Scalable algorithm design has become central in the era of large-scale data analysis. The vast amounts of data pouring in from a diverse set of application domains, such as bioinformatics, recommender systems, sensor systems, and social networks, cannot be analyzed efficiently using many data mining and statistical tools that were designed for a small scale setting. It is an ongoing challenge to the data mining, machine learning, and statistics communities to design new methods for efficient data analysis. Confounding this challenge is the noisy and incomplete nature of real-world data sets. Research scientists as well as practitioners in industry need to find meaningful patterns in data with missing value rates often as high as 99%, in addition to errors in the data that can obstruct accurate analyses.
My contribution to this line of research is the design of new algorithms for scalable clustering, data reduction, and similarity evaluation by exploiting inherent clustering structure in the input data to overcome the challenges of significant amounts of missing entries. I demonstrate that, by focusing on underlying clustering properties of the data, we can improve the efficiency of several data analysis methods on sparse, discrete-valued data sets. I will highlight new methods that I have developed with my collaborators for three diverse knowledge discovery tasks: (1) clustering genetic markers into linkage groups, (2) reducing large-scale genetic data to a much smaller, more accurate representative data set, and (3) computing similarity between users in recommender systems In each case, I will point out how the underlying clustering structure can be used to design more efficient algorithms, even when high missing value rates are present.

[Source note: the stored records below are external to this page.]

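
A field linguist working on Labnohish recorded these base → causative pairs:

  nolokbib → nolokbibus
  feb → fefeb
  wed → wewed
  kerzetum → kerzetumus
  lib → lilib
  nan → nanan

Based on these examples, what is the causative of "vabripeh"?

vabripehus

nolokbib and feb both end in -b yet inflect differently (nolokbibus, fefeb), so the final letter is not what conditions the rule; the number of vowels is.
"vabripeh" has 3 vowels. The stems with 3 vowels (nolokbib → nolokbibus, kerzetum → kerzetumus) add -us.
The other pattern: stems with 1 vowel repeat the first consonant+vowel as a prefix.
So vabripeh → vabripehus.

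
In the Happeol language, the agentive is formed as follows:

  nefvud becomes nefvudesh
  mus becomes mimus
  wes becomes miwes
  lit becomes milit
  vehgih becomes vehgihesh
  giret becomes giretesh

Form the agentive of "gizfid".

gizfidesh

giret and lit both end in -t yet inflect differently (giretesh, milit), so the final letter is not what conditions the rule; the number of vowels is.
"gizfid" has 2 vowels. The stems with 2 vowels (nefvud → nefvudesh, giret → giretesh, vehgih → vehgihesh) add -esh.
The other pattern: stems with 1 vowel add the prefix mi-.
So gizfid → gizfidesh.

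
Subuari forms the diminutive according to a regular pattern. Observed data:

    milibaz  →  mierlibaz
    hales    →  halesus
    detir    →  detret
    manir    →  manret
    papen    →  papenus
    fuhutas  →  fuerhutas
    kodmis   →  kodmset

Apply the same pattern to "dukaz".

"dukaz" has last vowel 'a'. The stems whose last vowel is 'a' (fuhutas → fuerhutas, milibaz → mierlibaz) insert -er- after the first vowel.
So dukaz → duerkaz.

duerkaz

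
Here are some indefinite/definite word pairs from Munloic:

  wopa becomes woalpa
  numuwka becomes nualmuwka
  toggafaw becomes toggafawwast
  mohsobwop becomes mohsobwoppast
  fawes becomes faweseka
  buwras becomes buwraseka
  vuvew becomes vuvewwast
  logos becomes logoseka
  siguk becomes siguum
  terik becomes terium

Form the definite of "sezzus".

numuwka and buwras both have last vowel 'a' yet inflect differently (nualmuwka, buwraseka), so the last vowel is not what conditions the rule; the final letter is.
"sezzus" ends in -s. The stems ending in -s (buwras → buwraseka, logos → logoseka, fawes → faweseka) add -eka.
So sezzus → sezzuseka.

sezzuseka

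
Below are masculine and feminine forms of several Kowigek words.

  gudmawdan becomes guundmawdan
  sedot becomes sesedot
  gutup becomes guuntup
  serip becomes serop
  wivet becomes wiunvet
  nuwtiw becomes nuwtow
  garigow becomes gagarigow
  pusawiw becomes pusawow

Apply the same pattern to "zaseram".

zaunseram

garigow and pusawiw both end in -w yet inflect differently (gagarigow, pusawow), so the final letter is not what conditions the rule; the last vowel is.
"zaseram" has last vowel 'a'. The one such stem in the data (gudmawdan → guundmawdan) inserts -un- after the first vowel (as do gutup, wivet), so the same rule applies.
The other patterns: stems whose last vowel is 'o' repeat the first consonant+vowel as a prefix; stems whose last vowel is 'i' change the last vowel to 'o'.
So zaseram → zaunseram.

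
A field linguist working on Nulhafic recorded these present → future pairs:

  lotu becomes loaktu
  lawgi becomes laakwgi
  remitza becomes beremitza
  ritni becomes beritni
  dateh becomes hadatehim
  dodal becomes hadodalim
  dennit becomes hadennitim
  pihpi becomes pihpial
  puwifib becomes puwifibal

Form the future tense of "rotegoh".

berotegoh

lawgi and ritni both end in -i yet inflect differently (laakwgi, beritni), so the final letter is not what conditions the rule; the first letter is.
"rotegoh" begins with r-. The stems beginning with r- (remitza → beremitza, ritni → beritni) add the prefix be-.
So rotegoh → berotegoh.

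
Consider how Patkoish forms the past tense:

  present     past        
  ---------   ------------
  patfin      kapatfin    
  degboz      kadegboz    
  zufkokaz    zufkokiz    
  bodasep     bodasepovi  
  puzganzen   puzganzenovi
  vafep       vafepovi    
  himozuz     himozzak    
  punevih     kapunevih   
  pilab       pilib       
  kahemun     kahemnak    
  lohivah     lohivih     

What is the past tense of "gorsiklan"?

punevih and lohivah both end in -h yet inflect differently (kapunevih, lohivih), so the final letter is not what conditions the rule; the last vowel is.
"gorsiklan" has last vowel 'a'. The stems whose last vowel is 'a' (lohivah → lohivih, pilab → pilib, zufkokaz → zufkokiz) change the last vowel to 'i'.
The other patterns: stems whose last vowel is 'i' or 'o' add the prefix ka-; stems whose last vowel is 'u' delete the last vowel and add -ak; stems whose last vowel is 'e' add -ovi.
So gorsiklan → gorsiklin.

gorsiklin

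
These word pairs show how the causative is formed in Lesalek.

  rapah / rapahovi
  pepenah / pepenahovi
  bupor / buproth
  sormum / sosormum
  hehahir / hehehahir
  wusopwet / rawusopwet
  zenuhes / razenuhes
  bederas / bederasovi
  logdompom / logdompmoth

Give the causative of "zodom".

zenuhes and bederas both end in -s yet inflect differently (razenuhes, bederasovi), so the final letter is not what conditions the rule; the last vowel is.
"zodom" has last vowel 'o'. The stems whose last vowel is 'o' (bupor → buproth, logdompom → logdompmoth) delete the last vowel and add -oth.
The other patterns: stems whose last vowel is 'e' add the prefix ra-; stems whose last vowel is 'a' add -ovi; stems whose last vowel is 'i' or 'u' repeat the first consonant+vowel as a prefix.
So zodom → zodmoth.

zodmoth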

Veronika Strnadová-Neeley is an incoming assistant professor of computer science at Montana State University, and she is completing her Ph.D. at the University of California, Santa Barbara. She holds a master’s degree in Computer Science from UCSB and a bachelor’s degree in Applied Mathematics from the University of New Mexico. Her work has been published in the IEEE International Conference on Bioinformatics and Biomedicine, the ACM Conference on Bioinformatics, Computational Biology, and Health Informatics, Genome Biology, the AAAI Spring Symposium Series, and the Workshop on Large Scale Recommendation Systems. She has served on as a reviewer and program committee member for several journals and workshops. She has previously been selected as an M.I.T. Rising Star in EECS and a Google Anita Borg Memorial Scholarship Finalist.